You may remember when the press assured us the 2020 summer riots were “peaceful protests.” Now the same media outlets want us to believe that a country song criticizing such violent behavior is “promoting violence.”
Jason Aldean’s latest single “Try That in a Small Town” has dominated news headlines.
No shrinking violet when it comes to expressing his political views, the five-time Grammy nominee has made new friends—and enemies—with a ballad decrying the crime and social disfunction seen in America’s cities. “Try that in a small town,” Aldean suggests in the chorus, adding, “See how far ya make it down the road.”
According to Aldean, among the crimes and chaos not tolerated in Middle America are “sucker punch[ing] somebody on a sidewalk,” “carjack[ing] an old lady at a red light,” “cuss[ing] out a cop, spit[ting] in his face,” and “stomp[ing] on the flag and light[ing] it up.”
The single came out in May but only generated controversy last month with the release of the song’s video, which showed footage of the infamous George Floyd protests in American cities and beyond.
The song’s pro-Second Amendment message and its contrast of idyllic country life versus the corruption of the city is obviously designed to appeal to a specific American subculture. And it’s worth pointing out that its lyrics objectively condemn violence and only invoke the use of force as a means of defending life, limb, and loved ones.
This has not stopped pundits, politicians, and the press from flipping the script to frame Jason Aldean as the aggressor.
His song was labelled a “violence anthem” in an article on The Guardian. The Washington Post sang to its coastal choir with an opinion piece titled “Jason Aldean? Please spare me the small-town nostalgia” that declares the bigotry of small towns. Variety ran an article calling Aldean’s tune “the most contemptible country song of the decade.”
Meanwhile, progressive podcast host Jim Stewartson has accused Aldean of “incitement” and of “openly radicalizing his fans into white nationalist vigilante violence.”
Veteran country singer Sheryl Crow likewise crowed, “There’s nothing small-town or American about promoting violence.”

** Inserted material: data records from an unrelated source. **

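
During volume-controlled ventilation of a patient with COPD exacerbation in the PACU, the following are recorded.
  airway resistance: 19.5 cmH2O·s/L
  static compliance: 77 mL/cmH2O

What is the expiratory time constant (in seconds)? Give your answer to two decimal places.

1.50

τ = R × C = 19.5 × 77 mL/cmH2O = 19.5 × 0.077 L/cmH2O = 1.502 s.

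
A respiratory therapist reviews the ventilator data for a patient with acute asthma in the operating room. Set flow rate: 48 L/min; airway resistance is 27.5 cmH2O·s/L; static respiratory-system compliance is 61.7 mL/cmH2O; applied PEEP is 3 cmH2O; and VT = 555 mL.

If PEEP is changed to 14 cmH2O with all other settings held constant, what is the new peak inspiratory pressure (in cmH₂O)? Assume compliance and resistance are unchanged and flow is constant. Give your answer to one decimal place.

Flow: 48 L/min ÷ 60 = 0.8 L/s.
PIP = Vt/C + R·V̇ + PEEP (constant-flow equation of motion).
Only the baseline term changes: ΔPIP = ΔPEEP = 14 − 3 = 11.0 cmH2O.
Original PIP = 555/61.7 + 27.5×0.8 + 3 = 33.995 cmH2O; new PIP = 33.995 + (11.0) = 44.995 cmH2O.

45.0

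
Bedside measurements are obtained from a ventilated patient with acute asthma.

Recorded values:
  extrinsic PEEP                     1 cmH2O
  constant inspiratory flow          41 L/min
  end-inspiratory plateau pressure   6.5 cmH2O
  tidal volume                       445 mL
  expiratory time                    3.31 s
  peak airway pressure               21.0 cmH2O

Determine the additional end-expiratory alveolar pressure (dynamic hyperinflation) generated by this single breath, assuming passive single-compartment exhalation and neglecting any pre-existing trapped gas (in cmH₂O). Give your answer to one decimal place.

Flow: 41 L/min ÷ 60 = 0.6833 L/s.
R = (PIP − Pplat)/V̇ = (21.0 − 6.5) / 0.6833 = 14.5/0.6833 = 21.221 cmH2O·s/L.
C = Vt/(Pplat − PEEP) = 445.0 / (6.5 − 1) = 445.0/5.5 = 80.909 mL/cmH2O.
τ = R × C = 21.221 × 0.08091 L/cmH2O = 1.717 s.
Fraction remaining = e^(−Te/τ) = e^(−3.31/1.717) = 0.1455; trapped volume = 445.0 × 0.1455 = 64.748 mL.
Additional alveolar pressure from trapping ≈ V_trapped / C = 64.748 / 80.909 = 0.8003 cmH2O.

0.8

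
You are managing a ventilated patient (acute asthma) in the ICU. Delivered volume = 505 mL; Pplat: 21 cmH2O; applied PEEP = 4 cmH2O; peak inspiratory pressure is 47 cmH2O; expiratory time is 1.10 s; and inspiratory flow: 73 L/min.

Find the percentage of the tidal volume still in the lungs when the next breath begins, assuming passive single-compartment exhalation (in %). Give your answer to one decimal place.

17.7

Flow: 73 L/min ÷ 60 = 1.2167 L/s.
R = (PIP − Pplat)/V̇ = (47 − 21) / 1.2167 = 26.0/1.2167 = 21.369 cmH2O·s/L.
C = Vt/(Pplat − PEEP) = 505.0 / (21 − 4) = 505.0/17.0 = 29.706 mL/cmH2O.
τ = R × C = 21.369 × 0.02971 L/cmH2O = 0.6349 s.
Fraction remaining at end-expiration = e^(−Te/τ) = e^(−1.10/0.6349) = 0.1768 → 17.68%.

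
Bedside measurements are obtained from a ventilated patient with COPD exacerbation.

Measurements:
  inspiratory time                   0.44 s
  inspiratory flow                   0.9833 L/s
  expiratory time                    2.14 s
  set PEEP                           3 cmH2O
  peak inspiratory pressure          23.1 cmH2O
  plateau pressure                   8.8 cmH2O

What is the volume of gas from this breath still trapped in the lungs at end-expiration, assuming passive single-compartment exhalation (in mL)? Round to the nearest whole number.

60

Vt = flow × Ti = 0.9833 L/s × 0.44 s × 1000 mL/L = 432.65 mL.
R = (PIP − Pplat)/V̇ = (23.1 − 8.8) / 0.9833 = 14.3/0.9833 = 14.543 cmH2O·s/L.
C = Vt/(Pplat − PEEP) = 432.65 / (8.8 − 3) = 432.65/5.8 = 74.595 mL/cmH2O.
τ = R × C = 14.543 × 0.0746 L/cmH2O = 1.085 s.
Fraction remaining = e^(−Te/τ) = e^(−2.14/1.085) = 0.1391.
Trapped volume = 432.65 × 0.1391 = 60.182 mL.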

And Tennessee state Rep. Justin Jones labelled “Try That in a Small Town” a “lynching anthem” and claimed it is a song about “normalizing racist violence.”

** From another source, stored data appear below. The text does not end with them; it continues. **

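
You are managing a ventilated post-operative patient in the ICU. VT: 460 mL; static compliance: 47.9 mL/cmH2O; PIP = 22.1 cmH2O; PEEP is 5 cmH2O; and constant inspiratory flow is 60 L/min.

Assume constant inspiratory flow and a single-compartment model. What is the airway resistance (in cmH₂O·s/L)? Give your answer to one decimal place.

Flow: 60 L/min ÷ 60 = 1 L/s.
Equation of motion (constant flow): PIP = Vt/C + R·V̇ + PEEP.
R·V̇ = PIP − Vt/C − PEEP = 22.1 − 460/47.9 − 5 = 22.1 − 9.603 − 5 = 7.497 cmH2O.
R = 7.497 / 1 = 7.497 cmH2O·s/L.

7.5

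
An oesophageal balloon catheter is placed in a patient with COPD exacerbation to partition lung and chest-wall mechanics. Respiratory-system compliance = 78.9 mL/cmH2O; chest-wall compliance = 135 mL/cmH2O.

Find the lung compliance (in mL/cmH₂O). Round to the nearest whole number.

1/CL = 1/Crs − 1/Ccw.
1/CL = 1/78.9 − 1/135 = 0.005267.
CL = 189.86 mL/cmH2O.

190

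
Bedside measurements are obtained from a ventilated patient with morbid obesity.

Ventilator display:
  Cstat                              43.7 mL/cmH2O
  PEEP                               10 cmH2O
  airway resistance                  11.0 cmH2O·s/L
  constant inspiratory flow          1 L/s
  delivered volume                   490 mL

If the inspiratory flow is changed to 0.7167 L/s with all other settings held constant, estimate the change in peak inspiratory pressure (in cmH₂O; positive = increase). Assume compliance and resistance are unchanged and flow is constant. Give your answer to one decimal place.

-3.1

PIP = Vt/C + R·V̇ + PEEP (constant-flow equation of motion).
Only the resistive term changes: ΔPIP = R × ΔV̇ = 11.0 × (0.7167 − 1) = 11.0 × -0.2833 = -3.116 cmH2O.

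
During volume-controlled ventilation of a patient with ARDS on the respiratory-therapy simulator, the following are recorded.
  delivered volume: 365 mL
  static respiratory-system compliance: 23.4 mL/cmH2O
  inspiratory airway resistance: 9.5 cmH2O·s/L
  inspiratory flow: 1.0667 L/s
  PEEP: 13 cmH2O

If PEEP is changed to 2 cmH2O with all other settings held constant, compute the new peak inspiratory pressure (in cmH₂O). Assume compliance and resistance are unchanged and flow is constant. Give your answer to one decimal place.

27.7

PIP = Vt/C + R·V̇ + PEEP (constant-flow equation of motion).
Only the baseline term changes: ΔPIP = ΔPEEP = 2 − 13 = -11.0 cmH2O.
Original PIP = 365/23.4 + 9.5×1.0667 + 13 = 38.732 cmH2O; new PIP = 38.732 + (-11.0) = 27.732 cmH2O.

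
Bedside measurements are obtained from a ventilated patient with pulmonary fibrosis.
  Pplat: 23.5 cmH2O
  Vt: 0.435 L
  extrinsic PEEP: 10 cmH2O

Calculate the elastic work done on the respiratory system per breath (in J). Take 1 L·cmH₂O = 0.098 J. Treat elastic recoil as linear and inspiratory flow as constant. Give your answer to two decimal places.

Elastic work ≈ ½ × (Pplat − PEEP) × Vt = 0.5 × (23.5 − 10) × 0.435 L = 0.5 × 13.5 × 0.435 = 2.936 L·cmH2O.
× 0.098 J/(L·cmH2O) → 0.2877 J.

0.29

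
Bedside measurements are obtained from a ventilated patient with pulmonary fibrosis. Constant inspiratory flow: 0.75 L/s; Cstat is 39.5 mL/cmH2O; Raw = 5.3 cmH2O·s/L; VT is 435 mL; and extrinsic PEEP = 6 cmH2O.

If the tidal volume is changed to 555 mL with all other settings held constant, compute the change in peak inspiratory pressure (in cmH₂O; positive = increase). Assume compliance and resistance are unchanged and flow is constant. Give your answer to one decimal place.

3.0

PIP = Vt/C + R·V̇ + PEEP (constant-flow equation of motion).
Only the elastic term changes: ΔPIP = ΔVt / C = (555 − 435) / 39.5 = 3.038 cmH2O.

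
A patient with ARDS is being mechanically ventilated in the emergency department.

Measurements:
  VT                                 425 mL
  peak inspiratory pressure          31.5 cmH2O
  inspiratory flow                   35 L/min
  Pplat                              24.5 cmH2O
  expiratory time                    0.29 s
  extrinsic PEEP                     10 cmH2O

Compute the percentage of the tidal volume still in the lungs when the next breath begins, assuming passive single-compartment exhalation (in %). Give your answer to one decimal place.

Flow: 35 L/min ÷ 60 = 0.5833 L/s.
R = (PIP − Pplat)/V̇ = (31.5 − 24.5) / 0.5833 = 7.0/0.5833 = 12.001 cmH2O·s/L.
C = Vt/(Pplat − PEEP) = 425.0 / (24.5 − 10) = 425.0/14.5 = 29.31 mL/cmH2O.
τ = R × C = 12.001 × 0.02931 L/cmH2O = 0.3517 s.
Fraction remaining at end-expiration = e^(−Te/τ) = e^(−0.29/0.3517) = 0.4384 → 43.84%.

43.8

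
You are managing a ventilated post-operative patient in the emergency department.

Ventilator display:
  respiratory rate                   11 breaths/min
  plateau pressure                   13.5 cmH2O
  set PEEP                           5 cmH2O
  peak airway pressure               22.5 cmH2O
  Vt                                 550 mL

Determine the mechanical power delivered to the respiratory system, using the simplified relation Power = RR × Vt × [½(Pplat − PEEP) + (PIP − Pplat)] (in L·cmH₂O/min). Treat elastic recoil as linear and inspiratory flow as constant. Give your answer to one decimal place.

80.2

Per-breath work = Vt × [½(Pplat−PEEP) + (PIP−Pplat)] = 0.550 × [0.5×8.5 + 9.0] = 0.550 × 13.25 = 7.288 L·cmH2O.
Power = 11 × 7.288 = 80.168 L·cmH2O/min.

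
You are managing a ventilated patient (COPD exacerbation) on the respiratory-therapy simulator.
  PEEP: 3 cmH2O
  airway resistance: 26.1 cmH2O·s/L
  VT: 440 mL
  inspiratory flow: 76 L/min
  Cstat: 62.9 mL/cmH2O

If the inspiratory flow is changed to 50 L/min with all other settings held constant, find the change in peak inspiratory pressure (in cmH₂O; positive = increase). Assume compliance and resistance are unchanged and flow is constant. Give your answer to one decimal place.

-11.3

Flow: 76 L/min ÷ 60 = 1.2667 L/s.
New flow: 50 L/min ÷ 60 = 0.8333 L/s.
PIP = Vt/C + R·V̇ + PEEP (constant-flow equation of motion).
Only the resistive term changes: ΔPIP = R × ΔV̇ = 26.1 × (0.8333 − 1.2667) = 26.1 × -0.4334 = -11.312 cmH2O.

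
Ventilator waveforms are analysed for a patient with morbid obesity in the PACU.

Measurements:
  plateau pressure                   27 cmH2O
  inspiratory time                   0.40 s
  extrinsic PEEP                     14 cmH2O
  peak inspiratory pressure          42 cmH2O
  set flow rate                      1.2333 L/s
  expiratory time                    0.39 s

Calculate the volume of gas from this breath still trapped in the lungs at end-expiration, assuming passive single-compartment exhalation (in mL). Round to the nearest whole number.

Vt = flow × Ti = 1.2333 L/s × 0.40 s × 1000 mL/L = 493.32 mL.
R = (PIP − Pplat)/V̇ = (42 − 27) / 1.2333 = 15.0/1.2333 = 12.162 cmH2O·s/L.
C = Vt/(Pplat − PEEP) = 493.32 / (27 − 14) = 493.32/13.0 = 37.948 mL/cmH2O.
τ = R × C = 12.162 × 0.03795 L/cmH2O = 0.4615 s.
Fraction remaining = e^(−Te/τ) = e^(−0.39/0.4615) = 0.4295.
Trapped volume = 493.32 × 0.4295 = 211.88 mL.

212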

CMT (formerly Country Music Television) went one step further by pulling the song from circulation on its network.
Some among the censorious punditry pointed to the music video’s use of a filming location linked to a lynching almost a century ago. The video’s production company has since clarified Aldean didn’t choose the set location but that it is a “popular filming location outside of Nashville” and also appeared in the Hannah Montana movie.
“There is not a single lyric in the song that references race,” Aldean said in a statement following the controversy, “and there isn’t a single video clip that isn’t real news footage.”
At the video’s release, before any controversy had erupted, Aldean explained why he wrote the song:
When u grow up in a small town, it’s that unspoken rule of “we all have each other’s backs and we look out for each other.” It feels like somewhere along the way, that sense of community and respect has gotten lost. Deep down we are all ready to get back to that. I hope my new… pic.twitter.com/b5E92j0YQ5
— Jason Aldean (@Jason_Aldean) July 14, 2023
But perhaps the most insightful commentary came from Daily Wire podcaster Matt Walsh. He pointed out the hypocrisy of those who condemned Jason Aldean’s song as “promoting violence” yet remain silent on the entire rap music industry. “Nearly every rap song for the past 30 years has directly and enthusiastically glorified murder, drug dealing, robbery and every other violent crime, and these people say nothing,” Walsh told his followers.
Walsh exaggerates, but his central point stands.
Visit the Billboard chart for Hot Rap Songs and read the lyrics. Or if you’re unwilling, take my word that, with few exceptions, today’s top rap songs promote a smorgasbord of social filth, including violence against women, drug use, sexually demeaning themes, unbridled criminality, and too many uses of the N-word to number.
If Jason Aldean were a rapper, his song would win lavish praise from the culture’s elite. Instead, he is a villain for daring to name the social disfunction that plagues America.
Nevertheless, in a pattern that is now all too familiar, Middle Americans have voted with their feet.
“Try That in a Small Town” has since peaked at No. 1 on the Billboard Hot 100—Aldean’s highest ever placement on that chart—and it currently sits at No. 21. His music video has garnered over 27 million views and over a million likes on YouTube since its release.
It’s the inverse of “go woke, go broke”—a cancel culture attempt that has failed spectacularly.
The small towns of America have spoken.